F.G. – En tant que chercheur, nous tentons d’établir des faits. Une fois notre travail publié, il peut être utilisé d’une manière ou d’une autre. Cela a-t-il un sens de dire que les crimes du FPR sont qualitativement et quantitativement différents du génocide des Tutsi ? Oui. Cela est factuel. Survie a par ailleurs régulièrement dénoncé les crimes du FPR, et nous les évoquons dans notre livre.

Maintenant, faut-il continuer à mettre en avant ce récit ? Je ne dis pas que le génocide des Tutsi suffit à expliquer tout ce qu’il s’est passé pendant les 25 ans qui ont suivi au Congo. Je dis qu’il a été un point de départ, ayant conduit à la fuite des génocidaires hutus au Congo. Un point de départ n’explique pas tout. Il y a vingt-cinq ans d’histoire à écrire, ce que je ne fais pas. En tant que citoyen français, j’écris sur ce que mon gouvernement a fait, fait et va faire.

Dire que tous les massacres commis au Congo peuvent s’expliquer par les événements de 1994 n’aurait pas de sens. En revanche, dire qu’il ne faudrait plus parler du génocide, cela serait grave également. C’est un événement majeur du XXe siècle qui ne doit pas être occulté. Il mérite autant dans la mémoire collective que la Shoah ou le génocide des Arméniens.

Paul Kagame (c) Wikimedia Commons

Je travaille pour le passé – c’est-à-dire la mémoire pour les rescapés et victimes –, mais aussi pour le présent : nous sommes gouvernés dans l’ignorance de ce que fait notre gouvernement. Pour le futur également : je pense que travailler à la prévention des génocides est quelque chose d’impératif. À cette fin, il faut faire le récit le plus possible de ce qu’il s’est passé, des complicités qui les ont permis. Et ce, sans anachronisme ; cela me paraît important.

Il n’y a d’ailleurs pas que les Rwandais qui utilisent nos travaux ! La Turquie s’en est également beaucoup servi, à la manière d’une arme géopolitique contre Emmanuel Macron. Ce n’est pas le produit d’une intention contenue dans nos travaux. N’importe qui peut nous récupérer, ce n’est pas la question.

Face à nous, nous avons également des personnes, au cœur du pouvoir français, qui tentent de nier les faits. Si nous parvenions à obtenir de l’État français qu’il reconnaisse son rôle, ce serait un pas important qui serait effectué – indépendamment de tous les autres travaux qui sont passionnants et très intéressants sur ce qui s’est passé dans le Congo. Vous dites que les Américains reprennent à leur compte le récit de ces faits : où est le problème ? La Shoah a été récupérée par Israël afin de délégitimer ses critiques. Est-ce pour cette raison qu’il ne faut pas faire l’histoire de la Shoah ?

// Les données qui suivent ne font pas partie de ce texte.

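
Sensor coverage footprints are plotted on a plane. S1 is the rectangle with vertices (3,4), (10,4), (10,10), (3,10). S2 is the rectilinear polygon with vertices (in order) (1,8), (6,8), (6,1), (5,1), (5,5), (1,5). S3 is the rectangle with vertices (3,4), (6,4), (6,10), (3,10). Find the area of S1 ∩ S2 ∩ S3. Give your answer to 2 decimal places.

The intersection is the polygon with vertices (6,8), (6,4), (5,4), (5,5), (3,5), (3,8).
By the shoelace formula its area is 10.00.

10.00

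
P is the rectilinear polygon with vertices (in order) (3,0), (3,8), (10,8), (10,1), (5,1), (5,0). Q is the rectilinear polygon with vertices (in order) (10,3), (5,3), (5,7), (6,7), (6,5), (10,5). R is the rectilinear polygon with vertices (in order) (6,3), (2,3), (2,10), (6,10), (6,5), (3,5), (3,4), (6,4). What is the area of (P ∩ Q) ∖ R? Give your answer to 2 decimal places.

9.00

|P ∩ Q| = 12.
|(P ∩ Q) ∩ R| = 3.
|(P ∩ Q) ∖ R| = 12 − 3 = 9.00.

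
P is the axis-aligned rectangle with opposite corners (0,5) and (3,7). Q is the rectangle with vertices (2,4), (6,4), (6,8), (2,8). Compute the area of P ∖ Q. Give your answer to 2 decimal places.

|P∩Q|: x∈[2,3], y∈[5,7] → 1·2 = 2.
|P| = 6.
|P ∖ Q| = |P| − |P∩Q| = 6 − 2 = 4.00.

4.00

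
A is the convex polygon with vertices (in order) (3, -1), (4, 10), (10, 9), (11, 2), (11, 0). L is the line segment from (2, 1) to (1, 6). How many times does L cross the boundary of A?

The segment lies entirely outside A and never meets its boundary.

0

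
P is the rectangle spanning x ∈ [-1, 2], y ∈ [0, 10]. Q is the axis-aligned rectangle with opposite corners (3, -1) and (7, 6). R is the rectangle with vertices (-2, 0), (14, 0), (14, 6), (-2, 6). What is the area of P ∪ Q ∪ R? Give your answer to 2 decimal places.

112.00

By inclusion–exclusion:
Individual areas: |P| = 30, |Q| = 28, |R| = 96.
|P∩Q| = 0 (no overlap).
|P∩R|: x∈[-1,2], y∈[0,6] → 3·6 = 18.
|Q∩R|: x∈[3,7], y∈[0,6] → 4·6 = 24.
|P∩Q∩R| = 0.
|P ∪ Q ∪ R| = 154 − 42 + 0 = 112.00.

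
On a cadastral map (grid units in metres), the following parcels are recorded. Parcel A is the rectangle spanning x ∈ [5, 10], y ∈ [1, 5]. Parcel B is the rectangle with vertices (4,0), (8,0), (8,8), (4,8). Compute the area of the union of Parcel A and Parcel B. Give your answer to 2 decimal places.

40.00

By inclusion–exclusion:
Individual areas: |Parcel A| = 20, |Parcel B| = 32.
|Parcel A∩Parcel B|: x∈[5,8], y∈[1,5] → 3·4 = 12.
|Parcel A ∪ Parcel B| = 52 − 12 = 40.00.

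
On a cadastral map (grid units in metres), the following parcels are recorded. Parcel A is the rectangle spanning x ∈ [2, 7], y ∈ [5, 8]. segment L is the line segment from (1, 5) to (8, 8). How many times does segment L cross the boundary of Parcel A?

The segment meets the boundary at (7,7.571), (2,5.429).

2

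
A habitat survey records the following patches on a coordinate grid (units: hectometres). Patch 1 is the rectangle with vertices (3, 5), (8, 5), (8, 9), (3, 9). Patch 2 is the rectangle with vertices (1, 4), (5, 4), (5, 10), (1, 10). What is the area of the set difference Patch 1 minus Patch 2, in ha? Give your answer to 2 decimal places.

|Patch 1∩Patch 2|: x∈[3,5], y∈[5,9] → 2·4 = 8.
|Patch 1| = 20.
|Patch 1 ∖ Patch 2| = |Patch 1| − |Patch 1∩Patch 2| = 20 − 8 = 12.00.

12.00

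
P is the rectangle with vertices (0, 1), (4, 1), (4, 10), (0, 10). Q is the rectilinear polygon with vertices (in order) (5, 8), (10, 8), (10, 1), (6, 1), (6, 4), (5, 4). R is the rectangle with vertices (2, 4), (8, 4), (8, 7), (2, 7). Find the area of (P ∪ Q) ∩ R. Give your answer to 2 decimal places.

15.00

|P ∪ Q| = 68.
|(P ∪ Q) ∩ R| = 15.00.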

LVSL : Dans la conclusion de votre livre, vous évoquez la nécessité d’ « actionner tous les leviers de contre-pouvoir » pour mettre fin à la « politique spéciale » que mène la France en Afrique...

F.G. : Il faut mobiliser tous les moyens de faire de la politique, au sens large et au sens noble, au-delà du bulletin de vote. On a vu, par le passé, que les élections n’avaient quasiment aucun effet sur l’évolution de la politique africaine de la France.

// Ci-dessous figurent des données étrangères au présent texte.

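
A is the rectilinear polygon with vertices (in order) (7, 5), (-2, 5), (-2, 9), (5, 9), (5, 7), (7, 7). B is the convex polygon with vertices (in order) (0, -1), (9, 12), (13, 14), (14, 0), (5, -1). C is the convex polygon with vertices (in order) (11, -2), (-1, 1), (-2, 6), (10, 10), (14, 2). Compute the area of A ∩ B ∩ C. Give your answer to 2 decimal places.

The intersection is the polygon with vertices (5.538,7), (7,7), (7,5), (4.154,5).
By the shoelace formula its area is 4.31.

4.31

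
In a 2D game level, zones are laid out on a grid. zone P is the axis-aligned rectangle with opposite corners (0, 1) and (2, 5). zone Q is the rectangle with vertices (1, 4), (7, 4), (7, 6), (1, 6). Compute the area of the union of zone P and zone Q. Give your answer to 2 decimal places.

19.00

By inclusion–exclusion:
Individual areas: |zone P| = 8, |zone Q| = 12.
|zone P∩zone Q|: x∈[1,2], y∈[4,5] → 1·1 = 1.
|zone P ∪ zone Q| = 20 − 1 = 19.00.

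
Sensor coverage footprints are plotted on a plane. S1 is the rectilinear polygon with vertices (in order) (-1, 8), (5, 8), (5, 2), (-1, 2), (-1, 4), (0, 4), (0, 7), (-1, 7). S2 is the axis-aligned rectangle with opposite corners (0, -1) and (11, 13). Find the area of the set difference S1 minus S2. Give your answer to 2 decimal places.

|S1| = 33, |S1∩S2| = 30.
|S1 ∖ S2| = |S1| − |S1∩S2| = 33 − 30 = 3.00.

3.00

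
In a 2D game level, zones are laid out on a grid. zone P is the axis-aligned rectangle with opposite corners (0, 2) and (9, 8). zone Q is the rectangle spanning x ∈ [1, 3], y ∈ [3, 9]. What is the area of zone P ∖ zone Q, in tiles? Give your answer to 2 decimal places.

|zone P∩zone Q|: x∈[1,3], y∈[3,8] → 2·5 = 10.
|zone P| = 54.
|zone P ∖ zone Q| = |zone P| − |zone P∩zone Q| = 54 − 10 = 44.00.

44.00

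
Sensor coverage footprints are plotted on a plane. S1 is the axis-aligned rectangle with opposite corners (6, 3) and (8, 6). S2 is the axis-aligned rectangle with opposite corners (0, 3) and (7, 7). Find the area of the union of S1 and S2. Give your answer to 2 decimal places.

31.00

By inclusion–exclusion:
Individual areas: |S1| = 6, |S2| = 28.
|S1∩S2|: x∈[6,7], y∈[3,6] → 1·3 = 3.
|S1 ∪ S2| = 34 − 3 = 31.00.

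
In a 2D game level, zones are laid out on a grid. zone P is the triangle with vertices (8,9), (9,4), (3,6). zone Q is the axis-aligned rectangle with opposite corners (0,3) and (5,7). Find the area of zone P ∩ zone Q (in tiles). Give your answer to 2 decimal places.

The intersection is the polygon with vertices (3,6), (4.667,7), (5,7), (5,5.333).
By the shoelace formula its area is 1.83.

1.83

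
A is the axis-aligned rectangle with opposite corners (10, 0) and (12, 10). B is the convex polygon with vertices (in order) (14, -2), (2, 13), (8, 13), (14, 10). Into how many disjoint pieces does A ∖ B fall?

A ∖ B is a single connected region.

1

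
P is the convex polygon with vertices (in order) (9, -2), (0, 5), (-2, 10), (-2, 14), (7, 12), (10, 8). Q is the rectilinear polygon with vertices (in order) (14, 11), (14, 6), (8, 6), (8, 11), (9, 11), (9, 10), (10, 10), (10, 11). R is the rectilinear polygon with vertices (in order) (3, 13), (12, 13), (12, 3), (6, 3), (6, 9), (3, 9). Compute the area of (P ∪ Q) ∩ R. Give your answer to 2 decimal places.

52.06

|P ∪ Q| = 138.0333.
|(P ∪ Q) ∩ R| = 52.06.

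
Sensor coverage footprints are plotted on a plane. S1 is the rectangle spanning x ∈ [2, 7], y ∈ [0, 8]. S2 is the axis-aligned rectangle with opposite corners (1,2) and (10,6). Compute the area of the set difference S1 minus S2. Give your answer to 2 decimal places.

20.00

|S1∩S2|: x∈[2,7], y∈[2,6] → 5·4 = 20.
|S1| = 40.
|S1 ∖ S2| = |S1| − |S1∩S2| = 40 − 20 = 20.00.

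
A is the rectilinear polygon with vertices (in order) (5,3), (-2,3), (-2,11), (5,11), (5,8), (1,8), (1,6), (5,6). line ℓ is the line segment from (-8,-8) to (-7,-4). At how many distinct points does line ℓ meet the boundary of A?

The segment lies entirely outside A and never meets its boundary.

0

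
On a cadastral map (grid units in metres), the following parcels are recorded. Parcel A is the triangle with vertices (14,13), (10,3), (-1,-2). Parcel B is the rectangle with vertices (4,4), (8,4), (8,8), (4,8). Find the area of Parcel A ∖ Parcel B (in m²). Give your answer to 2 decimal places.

40.50

|Parcel A| = 45, |Parcel A∩Parcel B| = 4.5.
|Parcel A ∖ Parcel B| = |Parcel A| − |Parcel A∩Parcel B| = 45 − 4.5 = 40.50.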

J’ai rejoint l’association Survie parce que je pensais que c’était un moyen d’avoir une action efficace sur ces sujets. Il y a différents moyens de changer les choses : l’action médiatique, les interpellations de rue, les conférences…

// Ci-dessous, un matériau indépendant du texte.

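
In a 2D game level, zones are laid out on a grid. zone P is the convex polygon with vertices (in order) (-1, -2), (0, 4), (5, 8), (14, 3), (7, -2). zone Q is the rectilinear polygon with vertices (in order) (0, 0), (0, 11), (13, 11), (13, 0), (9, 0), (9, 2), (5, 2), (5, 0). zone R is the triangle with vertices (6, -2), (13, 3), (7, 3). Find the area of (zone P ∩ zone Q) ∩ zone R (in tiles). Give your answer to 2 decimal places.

The region (zone P ∩ zone Q) ∩ zone R is the polygon with vertices (9,2), (6.8,2), (7,3), (13,3), (9,0.143).
By the shoelace formula its area is 7.81.

7.81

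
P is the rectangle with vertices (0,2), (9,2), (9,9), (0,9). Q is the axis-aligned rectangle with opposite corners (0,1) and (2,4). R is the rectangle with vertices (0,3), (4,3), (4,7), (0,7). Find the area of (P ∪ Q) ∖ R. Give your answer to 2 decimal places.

49.00

|P ∪ Q| = 65.
|(P ∪ Q) ∩ R| = 16.
|(P ∪ Q) ∖ R| = 65 − 16 = 49.00.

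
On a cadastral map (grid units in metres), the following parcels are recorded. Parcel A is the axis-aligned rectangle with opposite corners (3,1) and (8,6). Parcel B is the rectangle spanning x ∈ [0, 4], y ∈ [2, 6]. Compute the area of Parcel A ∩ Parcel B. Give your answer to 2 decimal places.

|Parcel A∩Parcel B|: x∈[3,4], y∈[2,6] → 1·4 = 4.

4.00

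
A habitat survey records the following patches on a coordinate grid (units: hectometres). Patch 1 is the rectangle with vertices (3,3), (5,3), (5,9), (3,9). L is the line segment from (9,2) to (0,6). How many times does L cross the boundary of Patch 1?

2

The segment meets the boundary at (5,3.778), (3,4.667).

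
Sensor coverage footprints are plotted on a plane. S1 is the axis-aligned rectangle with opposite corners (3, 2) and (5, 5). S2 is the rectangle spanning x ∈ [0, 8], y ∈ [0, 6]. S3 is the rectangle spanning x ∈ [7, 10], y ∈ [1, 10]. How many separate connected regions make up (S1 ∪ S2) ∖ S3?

1

(S1 ∪ S2) ∖ S3 is a single connected region.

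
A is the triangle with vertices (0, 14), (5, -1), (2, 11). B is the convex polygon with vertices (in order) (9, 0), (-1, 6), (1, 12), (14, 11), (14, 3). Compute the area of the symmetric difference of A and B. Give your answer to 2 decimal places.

125.43

|A| = 7.5, |B| = 130, |A∩B| = 6.0372.
|A △ B| = |A| + |B| − 2·|A∩B| = 7.5 + 130 − 12.0743 = 125.43.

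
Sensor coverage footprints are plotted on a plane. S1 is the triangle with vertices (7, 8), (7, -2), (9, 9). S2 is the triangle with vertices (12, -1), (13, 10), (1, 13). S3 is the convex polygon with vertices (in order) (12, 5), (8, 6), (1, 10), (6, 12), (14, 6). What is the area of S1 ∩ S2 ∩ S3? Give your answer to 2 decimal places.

The intersection is the polygon with vertices (9,9), (8.435,5.891), (8,6), (7,6.571), (7,8).
By the shoelace formula its area is 3.92.

3.92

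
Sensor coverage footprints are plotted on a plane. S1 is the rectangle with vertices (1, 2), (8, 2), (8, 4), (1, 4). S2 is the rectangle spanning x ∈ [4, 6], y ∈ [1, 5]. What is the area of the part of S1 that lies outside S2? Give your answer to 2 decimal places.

|S1∩S2|: x∈[4,6], y∈[2,4] → 2·2 = 4.
|S1| = 14.
|S1 ∖ S2| = |S1| − |S1∩S2| = 14 − 4 = 10.00.

10.00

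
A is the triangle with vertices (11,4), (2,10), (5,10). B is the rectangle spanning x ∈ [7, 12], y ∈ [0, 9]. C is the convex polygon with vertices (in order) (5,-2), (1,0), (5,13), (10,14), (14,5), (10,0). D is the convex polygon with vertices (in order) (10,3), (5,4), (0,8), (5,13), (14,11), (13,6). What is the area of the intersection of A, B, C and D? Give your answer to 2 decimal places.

2.67

The intersection is the polygon with vertices (11,4), (7,6.667), (7,8).
By the shoelace formula its area is 2.67.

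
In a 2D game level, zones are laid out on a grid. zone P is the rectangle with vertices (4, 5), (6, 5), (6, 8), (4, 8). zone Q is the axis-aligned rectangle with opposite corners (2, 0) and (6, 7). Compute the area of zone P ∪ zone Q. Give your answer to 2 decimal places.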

Nous devons faire basculer l’opinion publique, et surtout l’imaginaire colonial, qui est encore très prégnant en France. Pour de nombreuses personnes, ce qui se passe en Afrique est considéré comme moins important que ce qui se passe ailleurs. Ce système de pensée bénéficie au système de la Françafrique. Et cet imaginaire colonial, bien sûr, apparaît dans la manière dont on considère, en France, le génocide des Tutsi.